Food Addicts Anonymous
- Nickname: FAA
- Formation: 1987; 39 years ago
- Founder: Judith C.
- Founded at: West Palm Beach, Florida
- Type: Mutual-help addiction recovery twelve-step program
- Headquarters: Port St. Lucie, Florida
- Website: faacanhelp.org

= Food Addicts Anonymous =

Twelve-step program

Food Addicts Anonymous (FAA) is a twelve-step program founded in 1987 that is patterned after the Alcoholics Anonymous program. It is for people with food addictions and is based on the premise that some people are addicted to refined high-carbohydrate foods and need to abstain from those foods in order to avoid overconsumption.

==Overview==

Food Addicts Anonymous was founded in 1987 in West Palm Beach, Florida, by a founder who calls herself Judith C.

By 2007 there were over 150 weekly meetings around the world in addition to phone and online meetings.

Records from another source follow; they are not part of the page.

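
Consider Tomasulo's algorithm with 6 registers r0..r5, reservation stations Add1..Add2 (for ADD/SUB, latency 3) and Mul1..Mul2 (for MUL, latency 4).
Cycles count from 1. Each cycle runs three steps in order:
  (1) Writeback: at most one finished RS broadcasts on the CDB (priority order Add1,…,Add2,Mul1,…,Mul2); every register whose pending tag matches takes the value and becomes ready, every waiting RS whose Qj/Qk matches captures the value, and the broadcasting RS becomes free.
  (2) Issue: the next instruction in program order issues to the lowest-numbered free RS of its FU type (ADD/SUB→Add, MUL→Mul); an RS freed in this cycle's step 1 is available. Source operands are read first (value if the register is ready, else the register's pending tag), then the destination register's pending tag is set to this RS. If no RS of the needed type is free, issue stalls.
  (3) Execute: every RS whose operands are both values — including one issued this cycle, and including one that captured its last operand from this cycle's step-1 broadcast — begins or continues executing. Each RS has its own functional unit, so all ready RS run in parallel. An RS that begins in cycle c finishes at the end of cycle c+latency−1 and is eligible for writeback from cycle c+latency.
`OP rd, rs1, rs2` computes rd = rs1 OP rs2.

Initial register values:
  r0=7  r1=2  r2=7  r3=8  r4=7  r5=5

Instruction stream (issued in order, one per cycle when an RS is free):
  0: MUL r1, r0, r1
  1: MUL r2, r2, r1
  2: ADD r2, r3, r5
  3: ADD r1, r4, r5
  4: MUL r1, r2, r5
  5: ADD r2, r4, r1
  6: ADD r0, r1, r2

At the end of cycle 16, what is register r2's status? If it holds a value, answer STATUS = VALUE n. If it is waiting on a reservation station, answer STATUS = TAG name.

cycle 1: issue MUL r1<-Mul1 // r0:7,r1:Mul1,r2:7,r3:8,r4:7,r5:5
cycle 2: issue MUL r2<-Mul2 // r0:7,r1:Mul1,r2:Mul2,r3:8,r4:7,r5:5
cycle 3: issue ADD r2<-Add1 // r0:7,r1:Mul1,r2:Add1,r3:8,r4:7,r5:5
cycle 4: issue ADD r1<-Add2 // r0:7,r1:Add2,r2:Add1,r3:8,r4:7,r5:5
cycle 5: CDB Mul1=14; issue MUL r1<-Mul1 // r0:7,r1:Mul1,r2:Add1,r3:8,r4:7,r5:5
cycle 6: CDB Add1=13; issue ADD r2<-Add1 // r0:7,r1:Mul1,r2:Add1,r3:8,r4:7,r5:5
cycle 7: CDB Add2=12; issue ADD r0<-Add2 // r0:Add2,r1:Mul1,r2:Add1,r3:8,r4:7,r5:5
cycle 8: - // r0:Add2,r1:Mul1,r2:Add1,r3:8,r4:7,r5:5
cycle 9: CDB Mul2=98 // r0:Add2,r1:Mul1,r2:Add1,r3:8,r4:7,r5:5
cycle 10: CDB Mul1=65 // r0:Add2,r1:65,r2:Add1,r3:8,r4:7,r5:5
cycle 11: - // r0:Add2,r1:65,r2:Add1,r3:8,r4:7,r5:5
cycle 12: - // r0:Add2,r1:65,r2:Add1,r3:8,r4:7,r5:5
cycle 13: CDB Add1=72 // r0:Add2,r1:65,r2:72,r3:8,r4:7,r5:5
cycle 14: - // r0:Add2,r1:65,r2:72,r3:8,r4:7,r5:5
cycle 15: - // r0:Add2,r1:65,r2:72,r3:8,r4:7,r5:5
cycle 16: CDB Add2=137 // r0:137,r1:65,r2:72,r3:8,r4:7,r5:5

STATUS = VALUE 72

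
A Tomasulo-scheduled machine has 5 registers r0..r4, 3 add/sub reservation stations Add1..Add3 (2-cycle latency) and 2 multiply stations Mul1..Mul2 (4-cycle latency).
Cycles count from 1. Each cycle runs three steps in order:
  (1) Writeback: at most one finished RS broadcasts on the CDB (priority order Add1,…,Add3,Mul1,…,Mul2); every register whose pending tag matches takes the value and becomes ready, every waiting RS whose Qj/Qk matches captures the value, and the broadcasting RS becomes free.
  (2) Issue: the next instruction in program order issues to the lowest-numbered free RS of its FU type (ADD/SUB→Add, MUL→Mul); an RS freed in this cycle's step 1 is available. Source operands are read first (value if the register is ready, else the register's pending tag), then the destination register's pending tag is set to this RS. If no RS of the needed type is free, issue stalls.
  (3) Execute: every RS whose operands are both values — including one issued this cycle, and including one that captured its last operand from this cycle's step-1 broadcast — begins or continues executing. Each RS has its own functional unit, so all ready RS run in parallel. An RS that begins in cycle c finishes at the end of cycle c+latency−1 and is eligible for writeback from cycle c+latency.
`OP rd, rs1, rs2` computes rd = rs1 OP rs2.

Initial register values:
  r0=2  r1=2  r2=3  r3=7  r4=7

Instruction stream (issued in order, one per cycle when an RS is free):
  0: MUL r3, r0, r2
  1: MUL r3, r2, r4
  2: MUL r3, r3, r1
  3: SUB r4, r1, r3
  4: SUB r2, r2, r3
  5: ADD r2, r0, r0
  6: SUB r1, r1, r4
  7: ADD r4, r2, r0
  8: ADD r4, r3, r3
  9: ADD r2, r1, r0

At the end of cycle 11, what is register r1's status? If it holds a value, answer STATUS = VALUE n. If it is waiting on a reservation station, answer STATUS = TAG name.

c1: issue MUL r3<-Mul1 | r0:2,r1:2,r2:3,r3:Mul1,r4:7
c2: issue MUL r3<-Mul2 | r0:2,r1:2,r2:3,r3:Mul2,r4:7
c3: stall | r0:2,r1:2,r2:3,r3:Mul2,r4:7
c4: stall | r0:2,r1:2,r2:3,r3:Mul2,r4:7
c5: CDB Mul1=6; issue MUL r3<-Mul1 | r0:2,r1:2,r2:3,r3:Mul1,r4:7
c6: CDB Mul2=21; issue SUB r4<-Add1 | r0:2,r1:2,r2:3,r3:Mul1,r4:Add1
c7: issue SUB r2<-Add2 | r0:2,r1:2,r2:Add2,r3:Mul1,r4:Add1
c8: issue ADD r2<-Add3 | r0:2,r1:2,r2:Add3,r3:Mul1,r4:Add1
c9: stall | r0:2,r1:2,r2:Add3,r3:Mul1,r4:Add1
c10: CDB Add3=4; issue SUB r1<-Add3 | r0:2,r1:Add3,r2:4,r3:Mul1,r4:Add1
c11: CDB Mul1=42; stall | r0:2,r1:Add3,r2:4,r3:42,r4:Add1

STATUS = TAG Add3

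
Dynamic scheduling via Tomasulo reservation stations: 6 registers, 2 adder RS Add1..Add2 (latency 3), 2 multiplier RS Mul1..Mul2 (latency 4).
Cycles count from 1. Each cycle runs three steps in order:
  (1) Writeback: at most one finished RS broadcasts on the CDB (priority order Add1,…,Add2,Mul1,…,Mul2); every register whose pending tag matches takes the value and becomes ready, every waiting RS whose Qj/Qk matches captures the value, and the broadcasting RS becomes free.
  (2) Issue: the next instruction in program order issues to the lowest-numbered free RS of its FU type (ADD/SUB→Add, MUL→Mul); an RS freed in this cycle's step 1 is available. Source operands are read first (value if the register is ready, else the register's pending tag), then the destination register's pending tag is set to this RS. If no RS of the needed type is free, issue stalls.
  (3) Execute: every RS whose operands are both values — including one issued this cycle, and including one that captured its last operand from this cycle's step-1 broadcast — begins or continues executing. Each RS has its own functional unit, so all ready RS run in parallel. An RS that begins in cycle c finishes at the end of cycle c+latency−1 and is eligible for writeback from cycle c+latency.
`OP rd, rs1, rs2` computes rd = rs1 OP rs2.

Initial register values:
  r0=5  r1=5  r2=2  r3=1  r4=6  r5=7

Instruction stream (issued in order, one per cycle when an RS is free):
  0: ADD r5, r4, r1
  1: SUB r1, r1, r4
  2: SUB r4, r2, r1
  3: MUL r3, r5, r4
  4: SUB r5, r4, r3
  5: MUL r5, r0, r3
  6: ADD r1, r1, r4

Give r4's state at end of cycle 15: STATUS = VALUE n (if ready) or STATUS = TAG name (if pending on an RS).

STATUS = VALUE 3

c1: issue ADD r5<-Add1 | r0:5,r1:5,r2:2,r3:1,r4:6,r5:Add1
c2: issue SUB r1<-Add2 | r0:5,r1:Add2,r2:2,r3:1,r4:6,r5:Add1
c3: stall | r0:5,r1:Add2,r2:2,r3:1,r4:6,r5:Add1
c4: CDB Add1=11; issue SUB r4<-Add1 | r0:5,r1:Add2,r2:2,r3:1,r4:Add1,r5:11
c5: CDB Add2=-1; issue MUL r3<-Mul1 | r0:5,r1:-1,r2:2,r3:Mul1,r4:Add1,r5:11
c6: issue SUB r5<-Add2 | r0:5,r1:-1,r2:2,r3:Mul1,r4:Add1,r5:Add2
c7: issue MUL r5<-Mul2 | r0:5,r1:-1,r2:2,r3:Mul1,r4:Add1,r5:Mul2
c8: CDB Add1=3; issue ADD r1<-Add1 | r0:5,r1:Add1,r2:2,r3:Mul1,r4:3,r5:Mul2
c9: - | r0:5,r1:Add1,r2:2,r3:Mul1,r4:3,r5:Mul2
c10: - | r0:5,r1:Add1,r2:2,r3:Mul1,r4:3,r5:Mul2
c11: CDB Add1=2 | r0:5,r1:2,r2:2,r3:Mul1,r4:3,r5:Mul2
c12: CDB Mul1=33 | r0:5,r1:2,r2:2,r3:33,r4:3,r5:Mul2
c13: - | r0:5,r1:2,r2:2,r3:33,r4:3,r5:Mul2
c14: - | r0:5,r1:2,r2:2,r3:33,r4:3,r5:Mul2
c15: CDB Add2=-30 | r0:5,r1:2,r2:2,r3:33,r4:3,r5:Mul2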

FAA holds that some people are addicted to certain foods and must abstain from them; like other twelve-step programs, FAA members believe that help from a higher power is necessary for them to avoid the substances they crave. The organization has a suggested food plan that calls for abstinence from sugar, flour, and wheat. All sugars, sugar substitutes, and artificial sweeteners are restricted by the plan. All forms of wheat and flour, including flours not made from wheat, are also restricted. Dietary fats are limited. FAA suggests that its members eat a variety of foods at specified intervals and in set proportions and keep track of what they eat.